Well, first, the issue is clearly growing in political salience—witness the recent Matt Damon film Promised Land—but still falls shy of going fully mainstream. According to a recent poll by the Yale and George Mason projects on climate change communication, less than half of Americans even have an opinion on the issue. But already, the more people know about it, the more they fall into either the “strongly support” or “strongly oppose” camp on the issue.
Indeed, if we turn back to Kahan’s research, we find that fracking shows a smart idiot effect that looks comparable to the one seen on global warming.
Here’s one figure from Kahan’s data, showing the relationship between one’s score on a general test of scientific literacy, one’s left-right political values, and one’s views on how dangerous global warming is.
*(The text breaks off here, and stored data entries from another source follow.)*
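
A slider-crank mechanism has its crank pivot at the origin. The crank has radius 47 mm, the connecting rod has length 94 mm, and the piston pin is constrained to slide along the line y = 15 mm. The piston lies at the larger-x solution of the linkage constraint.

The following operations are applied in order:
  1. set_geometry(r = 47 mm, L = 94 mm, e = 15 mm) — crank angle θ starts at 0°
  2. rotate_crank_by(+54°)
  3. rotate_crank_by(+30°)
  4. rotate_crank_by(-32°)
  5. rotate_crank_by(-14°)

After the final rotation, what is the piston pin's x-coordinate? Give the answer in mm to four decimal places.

set_geometry: r = 47 mm, L = 94 mm, e = 15 mm; θ ← 0°
rotate_crank_by(+54°): θ ← 0° +54° = 54°
rotate_crank_by(+30°): θ ← 54° +30° = 84°
rotate_crank_by(-32°): θ ← 84° -32° = 52°
rotate_crank_by(-14°): θ ← 52° -14° = 38°
crank pin P = (r cos θ, r sin θ) = (37.036505, 28.936089)
h = r sin θ − e = 28.936089 − 15 = 13.936089
x = r cos θ + √(L² − h²) = 37.036505 + √(8836.0 − 194.2146) = 37.036505 + 92.961204 = 129.997709

129.9977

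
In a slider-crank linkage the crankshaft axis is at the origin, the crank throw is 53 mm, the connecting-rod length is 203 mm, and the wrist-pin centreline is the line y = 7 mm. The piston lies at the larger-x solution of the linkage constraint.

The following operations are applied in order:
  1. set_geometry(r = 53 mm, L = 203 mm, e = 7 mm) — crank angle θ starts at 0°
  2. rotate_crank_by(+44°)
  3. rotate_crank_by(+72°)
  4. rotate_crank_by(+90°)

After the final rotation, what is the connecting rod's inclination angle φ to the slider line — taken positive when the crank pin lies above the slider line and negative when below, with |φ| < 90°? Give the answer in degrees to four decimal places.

-8.5652

set_geometry: r = 53 mm, L = 203 mm, e = 7 mm; θ ← 0°
rotate_crank_by(+44°): θ ← 0° +44° = 44°
rotate_crank_by(+72°): θ ← 44° +72° = 116°
rotate_crank_by(+90°): θ ← 116° +90° = 206°
crank pin P = (r cos θ, r sin θ) = (-47.636084, -23.233671)
h = r sin θ − e = -23.233671 − 7 = -30.233671
sin φ = h / L = -30.233671 / 203 = -0.14893434
φ = arcsin(-0.14893434) = -8.565175°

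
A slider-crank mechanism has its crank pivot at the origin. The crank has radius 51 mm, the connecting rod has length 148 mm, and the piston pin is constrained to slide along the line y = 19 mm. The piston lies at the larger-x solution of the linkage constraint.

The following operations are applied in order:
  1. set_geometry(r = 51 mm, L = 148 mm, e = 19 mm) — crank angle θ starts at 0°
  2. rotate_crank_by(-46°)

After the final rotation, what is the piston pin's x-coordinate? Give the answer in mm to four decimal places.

172.5517

set_geometry: r = 51 mm, L = 148 mm, e = 19 mm; θ ← 0°
rotate_crank_by(-46°): θ ← 0° -46° = -46°
crank pin P = (r cos θ, r sin θ) = (35.427577, -36.686330)
h = r sin θ − e = -36.686330 − 19 = -55.686330
x = r cos θ + √(L² − h²) = 35.427577 + √(21904.0 − 3100.9673) = 35.427577 + 137.124151 = 172.551727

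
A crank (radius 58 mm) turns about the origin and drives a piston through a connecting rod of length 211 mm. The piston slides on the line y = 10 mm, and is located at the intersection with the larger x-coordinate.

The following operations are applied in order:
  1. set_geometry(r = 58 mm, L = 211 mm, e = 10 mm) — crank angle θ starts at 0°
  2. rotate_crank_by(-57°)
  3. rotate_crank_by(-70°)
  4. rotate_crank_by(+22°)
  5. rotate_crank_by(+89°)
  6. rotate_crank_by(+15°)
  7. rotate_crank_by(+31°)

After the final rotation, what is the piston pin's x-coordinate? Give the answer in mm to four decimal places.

260.3723

set_geometry: r = 58 mm, L = 211 mm, e = 10 mm; θ ← 0°
rotate_crank_by(-57°): θ ← 0° -57° = -57°
rotate_crank_by(-70°): θ ← -57° -70° = -127°
rotate_crank_by(+22°): θ ← -127° +22° = -105°
rotate_crank_by(+89°): θ ← -105° +89° = -16°
rotate_crank_by(+15°): θ ← -16° +15° = -1°
rotate_crank_by(+31°): θ ← -1° +31° = 30°
crank pin P = (r cos θ, r sin θ) = (50.229473, 29.000000)
h = r sin θ − e = 29.000000 − 10 = 19.000000
x = r cos θ + √(L² − h²) = 50.229473 + √(44521.0 − 361.0000) = 50.229473 + 210.142809 = 260.372282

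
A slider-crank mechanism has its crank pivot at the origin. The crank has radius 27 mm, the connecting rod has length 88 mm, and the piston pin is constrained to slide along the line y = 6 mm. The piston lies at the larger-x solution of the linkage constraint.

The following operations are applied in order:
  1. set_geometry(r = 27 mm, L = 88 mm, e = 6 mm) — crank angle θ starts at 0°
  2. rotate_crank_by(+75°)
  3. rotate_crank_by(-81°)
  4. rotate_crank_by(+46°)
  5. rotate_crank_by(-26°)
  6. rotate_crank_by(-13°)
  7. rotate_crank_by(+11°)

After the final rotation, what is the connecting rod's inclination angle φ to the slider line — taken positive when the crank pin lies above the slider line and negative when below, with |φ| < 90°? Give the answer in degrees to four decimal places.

-0.2516

set_geometry: r = 27 mm, L = 88 mm, e = 6 mm; θ ← 0°
rotate_crank_by(+75°): θ ← 0° +75° = 75°
rotate_crank_by(-81°): θ ← 75° -81° = -6°
rotate_crank_by(+46°): θ ← -6° +46° = 40°
rotate_crank_by(-26°): θ ← 40° -26° = 14°
rotate_crank_by(-13°): θ ← 14° -13° = 1°
rotate_crank_by(+11°): θ ← 1° +11° = 12°
crank pin P = (r cos θ, r sin θ) = (26.409985, 5.613616)
h = r sin θ − e = 5.613616 − 6 = -0.386384
sin φ = h / L = -0.386384 / 88 = -0.00439073
φ = arcsin(-0.00439073) = -0.251571°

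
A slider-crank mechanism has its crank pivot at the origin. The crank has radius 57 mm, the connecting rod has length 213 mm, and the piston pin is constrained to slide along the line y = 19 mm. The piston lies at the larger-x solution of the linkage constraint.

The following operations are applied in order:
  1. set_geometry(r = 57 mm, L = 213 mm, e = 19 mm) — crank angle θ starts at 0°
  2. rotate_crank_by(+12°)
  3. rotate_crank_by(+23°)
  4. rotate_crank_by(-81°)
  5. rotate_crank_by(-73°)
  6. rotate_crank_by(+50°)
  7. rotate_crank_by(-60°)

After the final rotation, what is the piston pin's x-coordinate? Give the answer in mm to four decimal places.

167.5063

set_geometry: r = 57 mm, L = 213 mm, e = 19 mm; θ ← 0°
rotate_crank_by(+12°): θ ← 0° +12° = 12°
rotate_crank_by(+23°): θ ← 12° +23° = 35°
rotate_crank_by(-81°): θ ← 35° -81° = -46°
rotate_crank_by(-73°): θ ← -46° -73° = -119°
rotate_crank_by(+50°): θ ← -119° +50° = -69°
rotate_crank_by(-60°): θ ← -69° -60° = -129°
crank pin P = (r cos θ, r sin θ) = (-35.871262, -44.297320)
h = r sin θ − e = -44.297320 − 19 = -63.297320
x = r cos θ + √(L² − h²) = -35.871262 + √(45369.0 − 4006.5507) = -35.871262 + 203.377603 = 167.506340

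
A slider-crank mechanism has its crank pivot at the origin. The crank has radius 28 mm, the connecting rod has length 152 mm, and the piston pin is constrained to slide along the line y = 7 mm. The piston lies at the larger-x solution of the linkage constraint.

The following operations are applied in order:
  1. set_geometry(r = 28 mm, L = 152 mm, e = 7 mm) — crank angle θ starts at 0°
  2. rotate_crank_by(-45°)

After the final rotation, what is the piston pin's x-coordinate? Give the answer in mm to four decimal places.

169.4179

set_geometry: r = 28 mm, L = 152 mm, e = 7 mm; θ ← 0°
rotate_crank_by(-45°): θ ← 0° -45° = -45°
crank pin P = (r cos θ, r sin θ) = (19.798990, -19.798990)
h = r sin θ − e = -19.798990 − 7 = -26.798990
x = r cos θ + √(L² − h²) = 19.798990 + √(23104.0 − 718.1859) = 19.798990 + 149.618896 = 169.417886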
Note that Kahan refers to those on the left as “egalitarian communitarians” and those on the right as “hierarchical individualists,” but there is high overlap between these groups and good old “liberals” and “conservatives,” respectively:
Now, look at the same analysis when applied to the fracking issue:
Just as in the case of global warming, for people with conservative cultural values (hierarchical individualists), their conviction that fracking is just dandy for the environment increases with an increasing level of scientific literacy. But for those with liberal cultural values—egalitarian communitarians—the movement is in the opposite direction. With increasing scientific literacy, their conviction that fracking harms the environment increases. (To be sure, fracking and global warming are different in one key respect: On fracking, the science is murkier and more contested, and indeed, the Environmental Protection Agency is still trying to resolve the question of how it may affect drinking water supplies.)
In other words, the more scientifically literate you are, the more your values seem to bias you on fracking—and drive you to a diametrically opposed position from the one embraced by your political rivals.
What this means, unfortunately, is that as the fracking issue grows in prominence, people are going to be very hard to move or sway—despite the actual facts. It also means that the people who will be the hardest to sway are those who know a lot about it. The more they know, the more biased and polarized they’ll be, the more likely to double down on their beliefs. And each time some fracking-related news story rises to the level of national consciousness, each side will be ready with its “facts” and its “experts.”